The West Tower (10½ ft. by 11 ft.) is of late 15th or early 16th-century date and of red brick with black brick diapering (Plate, p. xxxviii); it is of three stages with a restored embattled parapet and S.E. stair-turret. The two-centred tower-arch is mostly covered with modern plaster but the two chamfered orders on the E. are of stone and probably 13th or 14th-century material re-used. The W. window has been completely restored; the W. doorway has chamfered jambs and four-centred arch, the latter mostly restored. The second stage has in the N., (S. ?) and W. walls a single-light opening. The bell-chamber has in each wall a window of two four-centred lights in a four-centred head.
Fittings—Bells: four; 2nd by John Clarke, 1621; 4th by Miles Graye, 1677. Brasses: In chancel—on N. wall, (1) to "good" Sir Henrie Terrell and Thomassin his wife, 1588, inscription only; (2) to Joyce (Baker), wife of John Tyrrell, 1594, inscription only. In nave—on N. wall, (3) to Thomas Tyrell, 14th-century, inscription only, in French; (4) to Alice, wife of Thomas Tyrell, 14th-century, inscription also in French, with shield-of-arms, checky for Adeleigh. Chest: In vestry—with plain panelled front, made up of 17th or 18th-century panelling. Communion Table: In vestry—with heavy turned legs, fluted top rails with carved brackets, 17th-century, modern rails, etc. Door: In turret-staircase to tower—of nail-studded battens, early 16th-century. Glass: In nave—in N.E. window, various fragments including several crowns four in a border, pieces of tabernacle work and foliage, mostly 14th-century; fragment of black-letter inscription, 15th-century. Monument and Floor-slabs. Monument: In W. tower— to Sarah (Norden), wife of Benjamin Disbrowe, 1692, and to Benjamin Disbrowe, 1707–8, altar-tomb, stone sides carved with emblems of mortality and two achievements-of-arms, black marble slab with inscription and shield-of-arms. Floor-slabs: In tower—(1) to Sir Thomas Raymond, 1683, with achievement-of-arms; (2) to Rebekah, wife of Francis Platt, 1703, and to Francis Platt, 1714; (3) to Sir William Andrew, 1684. Plate: includes a small cup and cover-paten of 1562, both with modern lining. Scratchings: On jambs of S. doorway, various scratchings, including a cross low down on the E. jamb, letters, etc., various dates. Stoup: In S. porch—with depressed elliptical head and restored basin, probably early 16th-century.

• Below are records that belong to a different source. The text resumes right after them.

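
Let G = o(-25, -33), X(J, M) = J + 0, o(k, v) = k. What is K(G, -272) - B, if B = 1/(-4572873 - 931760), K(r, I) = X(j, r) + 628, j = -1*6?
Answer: 3423881727/5504633 ≈ 622.00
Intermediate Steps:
j = -6
X(J, M) = J
G = -25
K(r, I) = 622 (K(r, I) = -6 + 628 = 622)
B = -1/5504633 (B = 1/(-5504633) = -1/5504633 ≈ -1.8167e-7)
K(G, -272) - B = 622 - 1*(-1/5504633) = 622 + 1/5504633 = 3423881727/5504633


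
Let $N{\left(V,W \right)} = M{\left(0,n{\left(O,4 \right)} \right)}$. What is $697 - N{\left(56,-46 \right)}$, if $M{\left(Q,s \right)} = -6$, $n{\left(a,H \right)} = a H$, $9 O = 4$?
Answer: $703$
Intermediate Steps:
$O = \frac{4}{9}$ ($O = \frac{1}{9} \cdot 4 = \frac{4}{9} \approx 0.44444$)
$n{\left(a,H \right)} = H a$
$N{\left(V,W \right)} = -6$
$697 - N{\left(56,-46 \right)} = 697 - -6 = 697 + 6 = 703$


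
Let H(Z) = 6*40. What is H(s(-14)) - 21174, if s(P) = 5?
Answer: -20934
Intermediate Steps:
H(Z) = 240
H(s(-14)) - 21174 = 240 - 21174 = -20934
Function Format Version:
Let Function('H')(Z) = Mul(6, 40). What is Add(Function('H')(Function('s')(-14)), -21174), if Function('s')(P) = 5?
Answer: -20934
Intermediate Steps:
Function('H')(Z) = 240
Add(Function('H')(Function('s')(-14)), -21174) = Add(240, -21174) = -20934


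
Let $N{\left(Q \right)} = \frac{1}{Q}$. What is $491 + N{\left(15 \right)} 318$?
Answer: $\frac{2561}{5} \approx 512.2$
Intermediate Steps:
$491 + N{\left(15 \right)} 318 = 491 + \frac{1}{15} \cdot 318 = 491 + \frac{106}{5} = \frac{2561}{5}$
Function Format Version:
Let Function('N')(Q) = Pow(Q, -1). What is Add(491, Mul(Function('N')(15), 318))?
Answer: Rational(2561, 5) ≈ 512.20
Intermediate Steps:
Add(491, Mul(Function('N')(15), 318)) = Add(491, Mul(Pow(15, -1), 318)) = Add(491, Mul(Rational(1, 15), 318)) = Add(491, Rational(106, 5)) = Rational(2561, 5)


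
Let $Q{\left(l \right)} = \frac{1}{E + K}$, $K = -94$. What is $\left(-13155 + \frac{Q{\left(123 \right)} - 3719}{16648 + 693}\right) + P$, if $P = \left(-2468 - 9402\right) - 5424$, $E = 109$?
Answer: $- \frac{7920297419}{260115} \approx -30449.0$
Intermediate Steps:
$Q{\left(l \right)} = \frac{1}{15}$ ($Q{\left(l \right)} = \frac{1}{109 - 94} = \frac{1}{15}$)
$P = -17294$ ($P = -11870 - 5424 = -17294$)
$\left(-13155 + \frac{Q{\left(123 \right)} - 3719}{16648 + 693}\right) + P = \left(-13155 + \frac{\frac{1}{15} - 3719}{16648 + 693}\right) - 17294 = \left(-13155 - \frac{55784}{15 \cdot 17341}\right) - 17294 = \left(-13155 - \frac{55784}{260115}\right) - 17294 = - \frac{3421868609}{260115} - 17294 = - \frac{7920297419}{260115}$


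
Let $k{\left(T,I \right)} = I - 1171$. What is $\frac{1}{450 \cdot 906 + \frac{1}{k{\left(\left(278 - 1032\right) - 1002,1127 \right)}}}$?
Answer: $\frac{44}{17938799} \approx 2.4528 \cdot 10^{-6}$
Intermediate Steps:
$k{\left(T,I \right)} = -1171 + I$
$\frac{1}{450 \cdot 906 + \frac{1}{k{\left(\left(278 - 1032\right) - 1002,1127 \right)}}} = \frac{1}{450 \cdot 906 + \frac{1}{-1171 + 1127}} = \frac{1}{407700 + \frac{1}{-44}} = \frac{1}{407700 - \frac{1}{44}} = \frac{1}{\frac{17938799}{44}} = \frac{44}{17938799}$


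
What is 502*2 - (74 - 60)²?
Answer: 808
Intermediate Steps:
502*2 - (74 - 60)² = 1004 - 1*14² = 1004 - 1*196 = 1004 - 196 = 808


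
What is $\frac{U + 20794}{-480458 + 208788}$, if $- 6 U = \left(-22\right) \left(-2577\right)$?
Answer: $- \frac{2269}{54334} \approx -0.04176$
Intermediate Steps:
$U = -9449$ ($U = - \frac{\left(-22\right) \left(-2577\right)}{6} = \left(- \frac{1}{6}\right) 56694 = -9449$)
$\frac{U + 20794}{-480458 + 208788} = \frac{-9449 + 20794}{-480458 + 208788} = \frac{11345}{-271670} = 11345 \left(- \frac{1}{271670}\right) = - \frac{2269}{54334}$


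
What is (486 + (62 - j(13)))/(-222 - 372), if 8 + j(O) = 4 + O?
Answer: -49/54 ≈ -0.90741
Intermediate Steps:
j(O) = -4 + O (j(O) = -8 + (4 + O) = -4 + O)
(486 + (62 - j(13)))/(-222 - 372) = (486 + (62 - (-4 + 13)))/(-222 - 372) = (486 + (62 - 1*9))/(-594) = (486 + (62 - 9))*(-1/594) = (486 + 53)*(-1/594) = 539*(-1/594) = -49/54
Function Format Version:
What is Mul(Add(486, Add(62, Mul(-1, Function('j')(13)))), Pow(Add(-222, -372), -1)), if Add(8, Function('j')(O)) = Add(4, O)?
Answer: Rational(-49, 54) ≈ -0.90741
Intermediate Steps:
Function('j')(O) = Add(-4, O) (Function('j')(O) = Add(-8, Add(4, O)) = Add(-4, O))
Mul(Add(486, Add(62, Mul(-1, Function('j')(13)))), Pow(Add(-222, -372), -1)) = Mul(Add(486, Add(62, Mul(-1, Add(-4, 13)))), Pow(Add(-222, -372), -1)) = Mul(Add(486, Add(62, Mul(-1, 9))), Pow(-594, -1)) = Mul(Add(486, Add(62, -9)), Rational(-1, 594)) = Mul(Add(486, 53), Rational(-1, 594)) = Mul(539, Rational(-1, 594)) = Rational(-49, 54)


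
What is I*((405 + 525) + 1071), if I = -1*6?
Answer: -12006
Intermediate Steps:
I = -6
I*((405 + 525) + 1071) = -6*((405 + 525) + 1071) = -6*(930 + 1071) = -6*2001 = -12006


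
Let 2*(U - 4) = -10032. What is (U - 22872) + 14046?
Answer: -13838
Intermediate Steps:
U = -5012 (U = 4 + (½)*(-10032) = 4 - 5016 = -5012)
(U - 22872) + 14046 = (-5012 - 22872) + 14046 = -27884 + 14046 = -13838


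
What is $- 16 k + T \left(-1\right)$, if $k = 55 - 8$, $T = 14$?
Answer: $-766$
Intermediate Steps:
$k = 47$
$- 16 k + T \left(-1\right) = \left(-16\right) 47 + 14 \left(-1\right) = -752 - 14 = -766$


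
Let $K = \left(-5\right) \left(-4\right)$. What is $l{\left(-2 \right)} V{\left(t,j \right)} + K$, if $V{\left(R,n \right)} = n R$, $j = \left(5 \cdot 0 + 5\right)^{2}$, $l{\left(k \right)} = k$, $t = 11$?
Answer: $-530$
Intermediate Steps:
$j = 25$ ($j = \left(0 + 5\right)^{2} = 5^{2} = 25$)
$V{\left(R,n \right)} = R n$
$K = 20$
$l{\left(-2 \right)} V{\left(t,j \right)} + K = - 2 \cdot 11 \cdot 25 + 20 = \left(-2\right) 275 + 20 = -550 + 20 = -530$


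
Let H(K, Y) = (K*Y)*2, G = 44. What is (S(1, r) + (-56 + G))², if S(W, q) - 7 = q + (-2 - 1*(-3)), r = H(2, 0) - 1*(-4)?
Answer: 0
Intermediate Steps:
H(K, Y) = 2*K*Y
r = 4 (r = 2*2*0 - 1*(-4) = 0 + 4 = 4)
S(W, q) = 8 + q (S(W, q) = 7 + (q + (-2 - 1*(-3))) = 7 + (q + (-2 + 3)) = 7 + (q + 1) = 7 + (1 + q) = 8 + q)
(S(1, r) + (-56 + G))² = ((8 + 4) + (-56 + 44))² = (12 - 12)² = 0² = 0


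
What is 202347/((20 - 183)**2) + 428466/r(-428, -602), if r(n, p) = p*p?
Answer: 42357637671/4814355938 ≈ 8.7982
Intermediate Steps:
r(n, p) = p**2
202347/((20 - 183)**2) + 428466/r(-428, -602) = 202347/((20 - 183)**2) + 428466/((-602)**2) = 202347/((-163)**2) + 428466/362404 = 202347/26569 + 428466*(1/362404) = 202347*(1/26569) + 214233/181202 = 202347/26569 + 214233/181202 = 42357637671/4814355938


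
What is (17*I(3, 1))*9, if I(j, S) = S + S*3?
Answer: 612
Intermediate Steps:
I(j, S) = 4*S (I(j, S) = S + 3*S = 4*S)
(17*I(3, 1))*9 = (17*(4*1))*9 = (17*4)*9 = 68*9 = 612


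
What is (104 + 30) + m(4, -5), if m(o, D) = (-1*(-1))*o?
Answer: 138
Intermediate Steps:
m(o, D) = o (m(o, D) = 1*o = o)
(104 + 30) + m(4, -5) = (104 + 30) + 4 = 134 + 4 = 138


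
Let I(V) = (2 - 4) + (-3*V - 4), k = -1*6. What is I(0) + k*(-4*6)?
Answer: 138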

a(3). Fremnells, house (Plate, pp. 56–7), outhouse and moat, about 1¼ m. N.N.W. of the church. The House is of two storeys with attics; the walls are partly of plastered timber-framing and partly of brick; the roofs are tiled. It was built c. 1670 on an H-shaped plan with the cross-wings on the N. and S. and has modern additions on the E. The house is an interesting example of its period.

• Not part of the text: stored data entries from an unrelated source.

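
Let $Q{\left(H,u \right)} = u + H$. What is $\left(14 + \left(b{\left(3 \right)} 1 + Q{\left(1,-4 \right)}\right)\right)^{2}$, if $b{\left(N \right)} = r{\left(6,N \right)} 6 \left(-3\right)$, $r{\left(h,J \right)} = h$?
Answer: $9409$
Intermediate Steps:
$Q{\left(H,u \right)} = H + u$
$b{\left(N \right)} = -108$ ($b{\left(N \right)} = 6 \cdot 6 \left(-3\right) = 36 \left(-3\right) = -108$)
$\left(14 + \left(b{\left(3 \right)} 1 + Q{\left(1,-4 \right)}\right)\right)^{2} = \left(14 + \left(\left(-108\right) 1 + \left(1 - 4\right)\right)\right)^{2} = \left(14 - 111\right)^{2} = \left(-97\right)^{2} = 9409$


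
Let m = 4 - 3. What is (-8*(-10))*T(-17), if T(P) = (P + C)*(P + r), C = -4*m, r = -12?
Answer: 48720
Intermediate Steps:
m = 1
C = -4 (C = -4*1 = -4)
T(P) = (-12 + P)*(-4 + P) (T(P) = (P - 4)*(P - 12) = (-4 + P)*(-12 + P) = (-12 + P)*(-4 + P))
(-8*(-10))*T(-17) = (-8*(-10))*(48 + (-17)² - 16*(-17)) = 80*(48 + 289 + 272) = 80*609 = 48720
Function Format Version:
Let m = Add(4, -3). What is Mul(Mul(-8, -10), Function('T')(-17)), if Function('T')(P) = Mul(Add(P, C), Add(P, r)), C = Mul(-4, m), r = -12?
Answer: 48720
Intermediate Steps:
m = 1
C = -4 (C = Mul(-4, 1) = -4)
Function('T')(P) = Mul(Add(-12, P), Add(-4, P)) (Function('T')(P) = Mul(Add(P, -4), Add(P, -12)) = Mul(Add(-4, P), Add(-12, P)) = Mul(Add(-12, P), Add(-4, P)))
Mul(Mul(-8, -10), Function('T')(-17)) = Mul(Mul(-8, -10), Add(48, Pow(-17, 2), Mul(-16, -17))) = Mul(80, Add(48, 289, 272)) = Mul(80, 609) = 48720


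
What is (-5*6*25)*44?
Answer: -33000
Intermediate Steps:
(-5*6*25)*44 = -30*25*44 = -750*44 = -33000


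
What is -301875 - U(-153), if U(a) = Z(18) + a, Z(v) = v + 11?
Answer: -301751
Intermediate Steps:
Z(v) = 11 + v
U(a) = 29 + a (U(a) = (11 + 18) + a = 29 + a)
-301875 - U(-153) = -301875 - (29 - 153) = -301875 - 1*(-124) = -301875 + 124 = -301751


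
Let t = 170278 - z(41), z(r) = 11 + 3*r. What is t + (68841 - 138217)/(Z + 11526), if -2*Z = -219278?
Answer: 20615428384/121165 ≈ 1.7014e+5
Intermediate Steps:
Z = 109639 (Z = -½*(-219278) = 109639)
t = 170144 (t = 170278 - (11 + 3*41) = 170278 - (11 + 123) = 170278 - 1*134 = 170278 - 134 = 170144)
t + (68841 - 138217)/(Z + 11526) = 170144 + (68841 - 138217)/(109639 + 11526) = 170144 - 69376/121165 = 20615428384/121165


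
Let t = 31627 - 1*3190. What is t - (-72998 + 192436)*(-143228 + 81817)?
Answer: 7334835455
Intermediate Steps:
t = 28437 (t = 31627 - 3190 = 28437)
t - (-72998 + 192436)*(-143228 + 81817) = 28437 - (-72998 + 192436)*(-143228 + 81817) = 28437 - 119438*(-61411) = 28437 - 1*(-7334807018) = 28437 + 7334807018 = 7334835455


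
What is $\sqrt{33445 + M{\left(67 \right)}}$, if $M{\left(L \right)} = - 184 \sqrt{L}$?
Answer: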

On the W. front the cross-wings are gabled and there is a similar gable rising above a central projecting bay. At the first-floor level is a heavy moulded cornice. but a cornice at the attic level has been cut off flush with the general face. Above it, connecting the gables, is a plain panelled parapet and there are similar panels between the windows. The windows have solid moulded frames, transoms and mullions; most of these are original but a few have been renewed. There are three original chimney-stacks, two plain but the third has three diagonal shafts. Inside the building the main hall is panelled with late 16th-century panelling and in one of the rooms in the N. wing are some panels of the same date. A room in the S. wing is lined with linen-fold panelling.
In front of the house is a garden enclosure within a brick wall entered between two brick pillars with ball finials (Plate, p. 64). In each pillar is a sunk panel, one with initials TRA &c., the other with the date 1676.